Obesity

Obesity is a complex health condition with biological, economic, environmental, individual and societal causes. Adults with obesity are at increased risk of developing serious health conditions such as hypertension, Type 2 diabetes, heart disease and stroke.

National and state findings

In 2018-2019, 30.0% of U.S. women ages 18-44 had a body mass index of 30.0 or higher, affecting roughly 14.7 million women. Obesity among women was highest in Mississippi (43.5%), Arkansas (42.4%) and Louisiana (39.4%); it was lowest in Colorado (21.1%) and Massachusetts (22.1%).

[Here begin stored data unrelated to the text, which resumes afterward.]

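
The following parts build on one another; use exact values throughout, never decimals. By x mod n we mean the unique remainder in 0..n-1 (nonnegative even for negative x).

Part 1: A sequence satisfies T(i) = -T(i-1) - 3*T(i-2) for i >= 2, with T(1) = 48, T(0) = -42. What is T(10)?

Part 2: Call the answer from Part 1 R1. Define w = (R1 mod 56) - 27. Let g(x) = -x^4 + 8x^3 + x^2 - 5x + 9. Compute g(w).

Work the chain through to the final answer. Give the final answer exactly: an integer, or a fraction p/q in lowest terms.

-265116

Part 1: T(2) = -1*(48) - 3*(-42) = 78; iterating: T(2)=78, T(3)=-222, T(4)=-12, T(5)=678, T(6)=-642, T(7)=-1392, T(8)=3318, T(9)=858, T(10)=-10812; answer -10812
Part 2: R1 = -10812; w = 25; -1*(25)^4 + 8*(25)^3 + 1*(25)^2 - 5*(25)^1 + 9 = (-390625) + (125000) + (625) + (-125) + (9) = -265116; answer -265116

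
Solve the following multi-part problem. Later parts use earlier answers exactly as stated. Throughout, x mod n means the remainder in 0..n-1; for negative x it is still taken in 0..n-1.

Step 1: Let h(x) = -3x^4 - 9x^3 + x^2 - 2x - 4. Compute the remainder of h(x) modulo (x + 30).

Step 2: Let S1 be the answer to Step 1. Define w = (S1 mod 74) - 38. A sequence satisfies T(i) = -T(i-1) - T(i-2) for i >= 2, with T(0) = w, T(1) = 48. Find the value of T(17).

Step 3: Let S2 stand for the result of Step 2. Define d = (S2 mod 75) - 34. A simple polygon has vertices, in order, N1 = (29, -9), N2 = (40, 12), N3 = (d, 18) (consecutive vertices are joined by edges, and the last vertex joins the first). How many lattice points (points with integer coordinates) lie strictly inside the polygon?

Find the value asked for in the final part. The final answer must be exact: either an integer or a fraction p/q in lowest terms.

799

Step 1: remainder = value at the root: -3*(-30)^4 - 9*(-30)^3 + 1*(-30)^2 - 2*(-30)^1 - 4 = (-2430000) + (243000) + (900) + (60) + (-4) = -2186044; answer -2186044
Step 2: S1 = -2186044; w = 26; T(2) = -1*(48) - 1*(26) = -74; iterating: T(2)=-74, T(3)=26, T(4)=48, T(5)=-74, T(6)=26, T(7)=48, T(8)=-74, T(9)=26, T(10)=48, T(11)=-74, T(12)=26, T(13)=48, T(14)=-74, T(15)=26, T(16)=48, T(17)=-74; answer -74
Step 3: S2 = -74; d = -33; cross terms: (29*12 - 40*-9)=708, (40*18 - -33*12)=1116, (-33*-9 - 29*18)=-225; twice the area = |1599| = 1599; area = 1599/2; boundary points = 1 + 1 + 1 = 3; strictly interior points = area - boundary/2 + 1 = 799; answer 799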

Among children ages 10-17 in the U.S., nearly 32.1% — roughly 10.3 million — were overweight or obese for their age in 2019-2020. Overweight or obesity among youth was 1.8 times higher in West Virginia (41.2%) than in Utah (22.8%).
Between 2016-2017 and 2018-2019, the prevalence of obesity among women increased 9% nationally from 27.4%, a rise of roughly 1.1 million women ages 18-44. It also significantly increased 26% in New Mexico (27.9% to 35.2%), 19% in Utah (21.3% to 25.3%), 18% in New York (21.4% to 25.2%) and 13% in Kansas (30.8% to 34.8%). Since 2013-2014, the obesity rate among U.S. women ages 18-44 increased 16% from 25.9%.

Subpopulation findings

Among women, obesity rates varied by race and ethnicity, age, income and educational attainment in 2018-2019. Compared with Asian women, who had the lowest obesity rate at 8.6%, obesity was 3.2 times higher among white women (27.5%), the group with the second lowest rate, and 5.0 times higher among Black women (43.4%), the group with the highest rate. Obesity rates among women increased significantly with each increase in age group and income level. The rate of obesity among women ages 25-44 was lowest among college graduates (23.3%) compared with all other education groups.
Between 2016-2017 and 2018-2019, obesity rates increased in certain age, racial and ethnic, educational attainment and income groups: 13% among women ages 18-24 (18.0% to 20.4%), 10% among women ages 25-34 (29.0% to 32.0%) and 6% among women ages 35-44 (33.0% to 35.0%). Obesity rates rose 10% among Black (39.6% to 43.4%) and white (25.0% to 27.5%) women. Obesity rates rose 17% among women ages 25-44 who are college graduates (20.0% to 23.3%) and 11% among those with some college education (34.3% to 38.0%) and 18% among those with an annual household income of $75,000 or more (20.4% to 24.1%), 13% among those with an income of $50,000-$74,999 (29.5% to 33.2%) and 8% among those with an income less than $25,000 (40.3% to 43.5%).